All this highlights just how warped our relationship with celebrities has become in the social media age. Take a look at footage from any red carpet event and you’ll see what I mean. Instead of trying to talk to the stars they apparently admire and respect, fans are simply shoving smartphones in their faces, desperately trying to capture an image they can share on Instagram, thus subsequently garnering validation from their own friends. Unless a meaningful conversation happens before or after the photo is snapped, the celebrity is entirely dehumanised in this scenario. They are a prop. A vehicle for you to exploit to increase your own social currency.

Of course, in most cases, the celebrities oblige. After all, one wrong move or comment and they’ll be painted as a selfish, entitled a***hole.

It’s a real shame that nobody bothers to ask for autographs anymore. At least in those exchanges there might have been a conversation, or a moment of human connection shared between two people that actually amounted to something tangible. What good is a selfie beyond a few Instagram likes? It doesn’t bring you closer to that person, nor does it offer you any real insight into who they are or how they move through the world. It means nothing.

With this in mind, it’s hard to feel resentful of any celebrity like Zendaya or Lipa who doesn’t want to play the game of taking photos anymore. With Lipa in particular, the fan didn’t even try to talk to her. She just ran up without a word and tried to film herself walking next to her idol – who wants or deserves to be used like that? To be seen as something so two-dimensional and flat – you might as well be a doll.

It’s also worth noting that today’s celebrities get far more exposure than those who operated in the autograph era. People are a lot more famous now than they were pre-social media – and, subsequently, seem even further away from us regular folk. But this is a harmful narrative to cling to. The second we start seeing anyone, famous or otherwise, as “other”, we fail to see them as a real person deserving of consideration, respect and, yes, privacy.

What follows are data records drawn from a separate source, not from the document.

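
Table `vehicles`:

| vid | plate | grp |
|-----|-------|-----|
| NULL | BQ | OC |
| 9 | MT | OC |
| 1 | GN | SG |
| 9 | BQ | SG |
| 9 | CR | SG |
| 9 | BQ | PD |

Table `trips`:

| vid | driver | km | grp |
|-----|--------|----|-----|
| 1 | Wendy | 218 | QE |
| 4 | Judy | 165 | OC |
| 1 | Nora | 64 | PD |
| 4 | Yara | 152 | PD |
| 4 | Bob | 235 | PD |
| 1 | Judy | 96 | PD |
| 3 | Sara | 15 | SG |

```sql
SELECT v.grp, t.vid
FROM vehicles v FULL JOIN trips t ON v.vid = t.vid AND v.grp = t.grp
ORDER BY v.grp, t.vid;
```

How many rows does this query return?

13

FULL OUTER JOIN keeps every row from both sides; unmatched rows get NULL for the other side's columns.
Matching on v.vid = t.vid AND v.grp = t.grp. A NULL in a compared column never satisfies the condition.
- v[0] vid=NULL, grp=OC → no match; kept with NULLs on the t side.
- v[1] vid=9, grp=OC → no match; kept with NULLs on the t side.
- v[2] vid=1, grp=SG → no match; kept with NULLs on the t side.
- v[3] vid=9, grp=SG → no match; kept with NULLs on the t side.
- v[4] vid=9, grp=SG → no match; kept with NULLs on the t side.
- v[5] vid=9, grp=PD → no match; kept with NULLs on the t side.
- 7 row(s) from t found no v partner → padded with NULL.
Total: 0 matched + 13 padded = 13 rows.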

At least, that’s what seems to be happening with every person fighting tooth and nail for a selfie with their favourite celebrity. The next time you spot someone out in the wild, my advice is to leave them alone and let them enjoy their time off. But if you must approach, do so with care. And instead of asking for a photo, why not simply say hello and strike up a conversation? Who knows – you could make memories that last much longer than any selfie.